Publié le par dans CHSCT.

Le droit des CHSCT a été modifié par la loi relative à la sécurisation de l’emploi du 14 juin 2013 et c’est principalement le droit à expertise de l’instance spécialisée dans les questions d’hygiène, de santé et les conditions de travail qui a été remanié.

La loi relative à la sécurisation de l’emploi ouvre la possibilité pour l’employeur de mettre en place une instance de coordination des CHSCT destinée à organiser le recours à une expertise unique et commune en cas de projet important.

Par ailleurs, elle conforte l’intervention du CHSCT en cas de projet de réorganisation et de compression des effectifs et instaure un régime dérogatoire.

Les nouvelles dispositions issues de la loi du 14 juin 2013 ont pour finalité, faut-il le rappeler, la sécurisation des rapports juridiques au profit de l’employeur. Ce faisant, la réforme du droit des CHSCT vise à :

  • limiter le coût lié à l’expertise diligentée par le CHSCT, particulièrement dans les entreprises à structure complexe ;
  • réduire la durée de l’expertise ;
  • accélérer la consultation du CHSCT dans le cadre de projet de réorganisation et de réduction des effectifs ;
  • limiter le contentieux et l’intervention du juge.

Les nouvelles règles applicables au CHSCT et à l’instance de coordination, précisées par un décret du 26 juin 2013, sont entrées en vigueur le 1er juillet dernier. Il est donc indispensable pour les représentants du personnel de comprendre les changements apportés aux prérogatives du CHSCT.

1 – L’instance de coordination des CHSCT et l’expertise unique

A / Mise en place et rôle de l’instance de coordination (C. trav., art. L. 4616–1)

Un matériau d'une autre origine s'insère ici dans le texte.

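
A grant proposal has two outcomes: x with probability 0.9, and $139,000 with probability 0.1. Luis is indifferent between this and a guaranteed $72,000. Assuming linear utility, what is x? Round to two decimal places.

x = $64,555.56

0.9·x + 0.1·139000 = 72000
0.9·x = 72000 − 13900 = 58100
x = 58100 / 0.9 = 64555.5556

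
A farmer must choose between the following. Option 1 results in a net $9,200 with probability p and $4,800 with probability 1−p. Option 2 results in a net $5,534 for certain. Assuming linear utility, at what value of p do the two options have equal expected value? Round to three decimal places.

p = 0.167

p·9200 + (1−p)·4800 = 5534
4400p + 4800 = 5534
p = (5534 − 4800) / 4400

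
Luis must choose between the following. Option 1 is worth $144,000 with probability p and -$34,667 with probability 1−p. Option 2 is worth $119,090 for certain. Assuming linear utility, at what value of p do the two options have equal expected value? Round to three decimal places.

p·144000 + (1−p)·(-34667) = 119090
178667p − 34667 = 119090
p = (119090 + 34667) / 178667

p = 0.861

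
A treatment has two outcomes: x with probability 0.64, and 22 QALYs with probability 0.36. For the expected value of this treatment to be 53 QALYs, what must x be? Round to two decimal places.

0.64·x + 0.36·22 = 53
0.64·x = 53 − 7.92 = 45.08
x = 45.08 / 0.64 = 70.4375

x = 70.44 QALYs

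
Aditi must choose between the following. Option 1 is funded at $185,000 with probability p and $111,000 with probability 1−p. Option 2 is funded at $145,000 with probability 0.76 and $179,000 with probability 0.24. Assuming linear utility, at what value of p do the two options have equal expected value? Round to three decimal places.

EV(Option 2) = 0.76 × 145000 + 0.24 × 179000 = 110200 + 42960 = 153160
p·185000 + (1−p)·111000 = 153160
74000p + 111000 = 153160
p = (153160 − 111000) / 74000

p = 0.570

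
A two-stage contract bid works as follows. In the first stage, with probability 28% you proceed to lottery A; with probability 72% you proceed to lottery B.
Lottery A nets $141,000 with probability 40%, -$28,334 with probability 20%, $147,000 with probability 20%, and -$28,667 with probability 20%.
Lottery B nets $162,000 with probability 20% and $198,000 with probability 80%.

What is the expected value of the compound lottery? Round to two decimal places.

$158,207.94

EV(A) = 0.4 × 141000 + 0.2 × (-28334) + 0.2 × 147000 + 0.2 × (-28667) = 56400 − 5666.8 + 29400 − 5733.4 = 74399.8
EV(B) = 0.2 × 162000 + 0.8 × 198000 = 32400 + 158400 = 190800
Overall = 0.28 × 74399.8 + 0.72 × 190800 = 20831.944 + 137376 = 158207.944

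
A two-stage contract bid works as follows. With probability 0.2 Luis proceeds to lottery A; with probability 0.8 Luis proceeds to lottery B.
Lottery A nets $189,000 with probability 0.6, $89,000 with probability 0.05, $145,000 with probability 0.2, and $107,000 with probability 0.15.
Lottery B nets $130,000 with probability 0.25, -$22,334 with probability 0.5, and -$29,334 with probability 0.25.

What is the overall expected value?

$43,779.60

EV(A) = 0.6 × 189000 + 0.05 × 89000 + 0.2 × 145000 + 0.15 × 107000 = 113400 + 4450 + 29000 + 16050 = 162900
EV(B) = 0.25 × 130000 + 0.5 × (-22334) + 0.25 × (-29334) = 32500 − 11167 − 7333.5 = 13999.5
Overall = 0.2 × 162900 + 0.8 × 13999.5 = 32580 + 11199.6 = 43779.6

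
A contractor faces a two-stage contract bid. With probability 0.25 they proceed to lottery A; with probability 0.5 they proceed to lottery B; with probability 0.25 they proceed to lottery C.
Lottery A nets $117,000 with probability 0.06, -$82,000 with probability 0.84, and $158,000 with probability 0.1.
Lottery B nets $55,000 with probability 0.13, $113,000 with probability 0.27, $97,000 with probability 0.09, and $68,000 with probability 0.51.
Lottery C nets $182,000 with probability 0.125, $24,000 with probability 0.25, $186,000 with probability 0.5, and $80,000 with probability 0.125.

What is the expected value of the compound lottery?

EV(A) = 0.06 × 117000 + 0.84 × (-82000) + 0.1 × 158000 = 7020 − 68880 + 15800 = -46060
EV(B) = 0.13 × 55000 + 0.27 × 113000 + 0.09 × 97000 + 0.51 × 68000 = 7150 + 30510 + 8730 + 34680 = 81070
EV(C) = 0.125 × 182000 + 0.25 × 24000 + 0.5 × 186000 + 0.125 × 80000 = 22750 + 6000 + 93000 + 10000 = 131750
Overall = 0.25 × (-46060) + 0.5 × 81070 + 0.25 × 131750 = -11515 + 40535 + 32937.5 = 61957.5

$61,957.50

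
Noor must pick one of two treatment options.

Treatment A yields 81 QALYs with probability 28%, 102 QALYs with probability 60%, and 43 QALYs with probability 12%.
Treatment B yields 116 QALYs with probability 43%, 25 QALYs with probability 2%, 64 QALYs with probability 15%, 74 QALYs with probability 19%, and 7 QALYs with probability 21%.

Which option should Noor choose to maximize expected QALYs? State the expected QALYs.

Treatment A = 0.28 × 81 + 0.6 × 102 + 0.12 × 43 = 22.68 + 61.2 + 5.16 = 89.04
Treatment B = 0.43 × 116 + 0.02 × 25 + 0.15 × 64 + 0.19 × 74 + 0.21 × 7 = 49.88 + 0.5 + 9.6 + 14.06 + 1.47 = 75.51

Treatment A (89.04 QALYs)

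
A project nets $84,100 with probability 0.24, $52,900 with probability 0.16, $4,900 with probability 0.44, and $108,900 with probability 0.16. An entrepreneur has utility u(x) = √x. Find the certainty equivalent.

E[u] = 0.24·√84100 + 0.16·√52900 + 0.44·√4900 + 0.16·√108900 = 0.24·290 + 0.16·230 + 0.44·70 + 0.16·330 = 190
CE = (190)² = 36100

$36,100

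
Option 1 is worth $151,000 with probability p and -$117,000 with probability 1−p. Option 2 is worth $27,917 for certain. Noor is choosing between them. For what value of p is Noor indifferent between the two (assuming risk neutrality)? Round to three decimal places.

p·151000 + (1−p)·(-117000) = 27917
268000p − 117000 = 27917
p = (27917 + 117000) / 268000

p = 0.541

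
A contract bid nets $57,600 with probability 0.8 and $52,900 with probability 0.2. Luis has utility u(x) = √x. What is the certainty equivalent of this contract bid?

E[u] = 0.8·√57600 + 0.2·√52900 = 0.8·240 + 0.2·230 = 238
CE = (238)² = 56644

$56,644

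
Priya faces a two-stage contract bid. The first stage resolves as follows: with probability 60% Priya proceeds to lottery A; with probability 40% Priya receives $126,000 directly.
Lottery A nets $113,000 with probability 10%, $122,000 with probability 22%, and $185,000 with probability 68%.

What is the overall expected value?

EV(A) = 0.1 × 113000 + 0.22 × 122000 + 0.68 × 185000 = 11300 + 26840 + 125800 = 163940
Branch B: 126000 (certain)
Overall = 0.6 × 163940 + 0.4 × 126000 = 98364 + 50400 = 148764

$148,764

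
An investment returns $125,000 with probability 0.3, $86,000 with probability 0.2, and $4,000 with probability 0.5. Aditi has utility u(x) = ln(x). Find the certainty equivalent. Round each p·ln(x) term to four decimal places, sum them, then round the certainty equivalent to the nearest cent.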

La loi offre désormais la possibilité à l’employeur de mettre en place une instance de coordination des comités d’hygiène, de sécurité et des conditions de travail concernés par un projet commun en vue du recours à une expertise unique. Il s’agit uniquement d’une possibilité offerte à l’employeur qui n’est donc pas tenu de la mettre en place. Les représentants du personnel ne peuvent donc ni l’imposer ni la refuser, l’employeur n’ayant par ailleurs aucune obligation d’information préalable des instances quant à son choix de recourir à l’instance de coordination.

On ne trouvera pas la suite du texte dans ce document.